Now he notes, that for every choice of the constant $c$, the function $$K(x)=R(x)-c(x-x_0)(x-x_1)\cdots(x-x_n)$$ vanishes at the $n+1$ points $x_0,\dots,x_n$. We can then determince $c$ so that $K(y)=0$, that is $$c=\frac{R(y)}{(y-x_0)(y-x_1)\cdots(y-x_n)}$$ So there are $n+2$ points at which $K(x)$ vanishes. Now the generalized Rolle's theorem is applied to $K(x)$; by this we know there is a value $x=\xi$ between the largest and the smallest of the values $x_0,x_1,\dots,x_n,y$, such that $K^{(n+1)}(\xi)=0$. Since $R(x)=f(x)-\phi(x)$, and $\phi$, as a polynomial of $n$th order, has an identically vanishing $(n+1)$th derivative, we have $$f^{(n+1)}(\xi)-c(n+1)!=0$$ noting that $(n+1)!$ is the $(n+1)$th derivative of $(x-x_0)\cdots(x-x_n)$. Thus we have obtained for $c$, a second expression $c=\frac{f^{(n+1)}(\xi)}{(n+1)!}$, containing $\xi$ and depending in some manner on $y$. We now use the equation $K(y)=0$, in which $y$ is completely arbitrary and therefore can be replaced by $x$, and obtain the representation $$R(x)=\frac{(x-x_0)(x-x_1)\cdots(x-x_n)}{(n+1)!}f^{(n+1)}(\xi)$$ where $\xi$ is some value lying between the smallest and the largest of the points $x,x_0,x_1,\dots,x_n$. Thus the general problem of interpolation for a given function $f(x)$ is completely solved. We have for $f(x)$ the representation \begin{align*} f(x)&=A_0+A_1(x-x_0)+A_2(x-x_0)(x-x_1)+\cdots\\ &\qquad\qquad+A_n(x-x_0)(x-x_1)\cdots(x-x_{n-1})+R_n\tag{2} \end{align*} where the coefficients $A_0,A_1,\dots,A_n$ can be found successively from the values of $f$ at the points $x_0,x_1,\dots,x_n$ by the recursion formulas $(1)$ and where the remainder $R_n$ is of the form \begin{align*} R_n=\frac{(x-x_0)(x-x_1)\cdots(x-x_n)}{(n+1)!}f^{(n+1)}(\xi)\tag{3} \end{align*} with a suitable number $\xi$ between the largets and smallest of the values $x,x_0,x_1,\dots,x_n$. If we take the corresponding formula $(2)$ for $f(x)$ with $n$ replaced by $n-1$ and subtract, we obtain $$A_n(x-x_0)(x-x_1)\cdots(x-x_{n-1})+R_n-R_{n-1}=0$$ For $x=x_n$ we have $R_n=0$ and hence for the coefficient $A_n$ (using $(3)$ with $n$ replaced by $n-1$) the representation $$A_n=\frac{f^{(n)}(\xi)}{n!}$$ where $\xi$ lies between the smallest and largest of the values $x_0,x_1,\dots,x_n$. Similar representations exist for $A_{n-1},A_{n-2},\dots,A_0$.
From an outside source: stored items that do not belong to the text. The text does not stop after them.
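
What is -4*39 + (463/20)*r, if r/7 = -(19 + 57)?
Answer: -62359/5 ≈ -12472.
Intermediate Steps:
r = -532 (r = 7*(-(19 + 57)) = 7*(-1*76) = 7*(-76) = -532)
-4*39 + (463/20)*r = -4*39 + (463/20)*(-532) = -156 + (463*(1/20))*(-532) = -156 + (463/20)*(-532) = -156 - 61579/5 = -62359/5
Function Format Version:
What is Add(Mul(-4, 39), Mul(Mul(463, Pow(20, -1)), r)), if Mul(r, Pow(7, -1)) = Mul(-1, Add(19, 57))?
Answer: Rational(-62359, 5) ≈ -12472.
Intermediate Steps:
r = -532 (r = Mul(7, Mul(-1, Add(19, 57))) = Mul(7, Mul(-1, 76)) = Mul(7, -76) = -532)
Add(Mul(-4, 39), Mul(Mul(463, Pow(20, -1)), r)) = Add(Mul(-4, 39), Mul(Mul(463, Pow(20, -1)), -532)) = Add(-156, Mul(Mul(463, Rational(1, 20)), -532)) = Add(-156, Mul(Rational(463, 20), -532)) = Add(-156, Rational(-61579, 5)) = Rational(-62359, 5)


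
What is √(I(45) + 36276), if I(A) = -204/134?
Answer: √162836130/67 ≈ 190.46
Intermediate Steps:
I(A) = -102/67 (I(A) = -204*1/134 = -102/67)
√(I(45) + 36276) = √(-102/67 + 36276) = √(2430390/67) = √162836130/67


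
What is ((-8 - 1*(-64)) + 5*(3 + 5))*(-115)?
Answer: -11040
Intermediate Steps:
((-8 - 1*(-64)) + 5*(3 + 5))*(-115) = ((-8 + 64) + 5*8)*(-115) = (56 + 40)*(-115) = 96*(-115) = -11040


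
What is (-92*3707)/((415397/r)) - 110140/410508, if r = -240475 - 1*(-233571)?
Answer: 241630789191157/42630947919 ≈ 5668.0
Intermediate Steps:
r = -6904 (r = -240475 + 233571 = -6904)
(-92*3707)/((415397/r)) - 110140/410508 = (-92*3707)/((415397/(-6904))) - 110140/410508 = -341044/(415397*(-1/6904)) - 110140*1/410508 = -341044/(-415397/6904) - 27535/102627 = -341044*(-6904/415397) - 27535/102627 = 2354567776/415397 - 27535/102627 = 241630789191157/42630947919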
Thus we recognize that if the points $x_0,x_1,\dots,x_n$ are tending together to one and the same point, perhaps the origin, then our interpolation formula (2) goes term for term into the Taylor formula $$f(x)=f(0)+\frac{x}{1!}f'(0)+\frac{x^2}{2!}f''(0)\cdots+\frac{x^n}{n!}f^{(n)}(0)+R_n$$ with the Lagrange form $$R_n=\frac{x^{n+1}}{(n+1)!}f^{(n+1)}(\Theta x)\qquad\qquad0\leq\Theta\leq1$$ of the remainder.
$$ $$
The Taylor formula can thus be considered a limiting case of the Newton interpolation formula.
(And here a nice add-on)
This formula enables us to give precise meaning to an expression commonly used in geometry. The osculating parabola which meets a given curve at a point of $n$th order, is said to have $(n+1)$ consecutive points in common with the given curve at the point. Actually, we obtain this osculating parabola if we find a parabola having $n+1$ points in common with the curve, and then draw these points together.
Analytically, this just corresponds to the transition from the interpolating to the Taylor polynomial. In the same fashion we can characterize the osculation of arbitrary curves. For example, the circle of curvature is that circle which has three consecutive points in common with the given curve.